A laid-back city where people have mastered the art of enjoying long, languid meals while admiring one of the many magnificent views.
When to Go
Summer is high-season for Cape Town, getting quite busy between November and March. If you don't mind crowds, this is an excellent time to experience the array of beautiful beaches and enjoy outdoor activities. If, however, you prefer milder weather and fewer people, autumn (March to May) is the perfect time to visit Cape Town, especially in the winelands areas where the vineyards start changing from green to red, yellow and orange.
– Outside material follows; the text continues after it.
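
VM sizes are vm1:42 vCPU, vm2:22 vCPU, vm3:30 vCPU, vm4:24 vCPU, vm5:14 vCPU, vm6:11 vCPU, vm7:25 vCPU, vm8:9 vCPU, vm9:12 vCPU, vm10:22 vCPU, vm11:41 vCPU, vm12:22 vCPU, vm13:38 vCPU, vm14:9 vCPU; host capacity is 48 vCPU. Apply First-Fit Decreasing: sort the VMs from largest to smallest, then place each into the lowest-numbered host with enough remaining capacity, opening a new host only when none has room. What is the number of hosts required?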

Cape Town knows how to throw a party and there is no shortage of festivals to choose from throughout the year. A favorite local event is MCQP (Mother City Queer Project). First held in December 1994, each year a new spectacular theme is chosen as inspiration for the cult following of fun-loving creatures to express themselves, making it South Africa's biggest dress-up party. Another much loved event—the Cape Town Carnival (held in March)—is a glamorous celebration of African identity and creativity, given expression through a colorful parade of floats, musicians, costumes and performers along Green Point's two kilometer Fan Walk.
What to Eat
You simply cannot leave Cape Town without having sampled some of the traditional Cape Malay cuisine. While you'll find dishes like bobotie and desserts like koesisters at a range of local restaurants, local ladies in the Bo-Kaap offer the most authentic cooking experiences. Visitors can book a traditional Cape Malay cooking safari and return home with new skills in the kitchen to impress friends back home.
Souvenir to Take Home
A copy of "Long Walk to Freedom," Nelson Mandela's autobiography. The country's first black president and anti-apartheid revolutionary spent 18 of his 27 years in prison on Robben Island in Table Bay. Visiting the island and its prison museum is a popular and informative outing for locals and visitors alike.
Sustainable Travel Tip
Use water sparingly. Cape Town is currently going through a severe drought and intense water restrictions are in place. Locals have been limited to using less than 50 litres a day. While the city is not likely to run out of water soon, luxuries like long showers and deep baths are out of the question.
Capture the most iconic view of Table Mountain from Bloubergstrand. This beautiful West Coast beach is located about 17 kilometers from Cape Town's CBD. Other magnificent views include a panorama of the city from the summit of Lion's Head, the rugged coastline along Cape Point, and for some color, the houses in the Bo-Kaap and the beach huts on St James Beach in Muizenberg.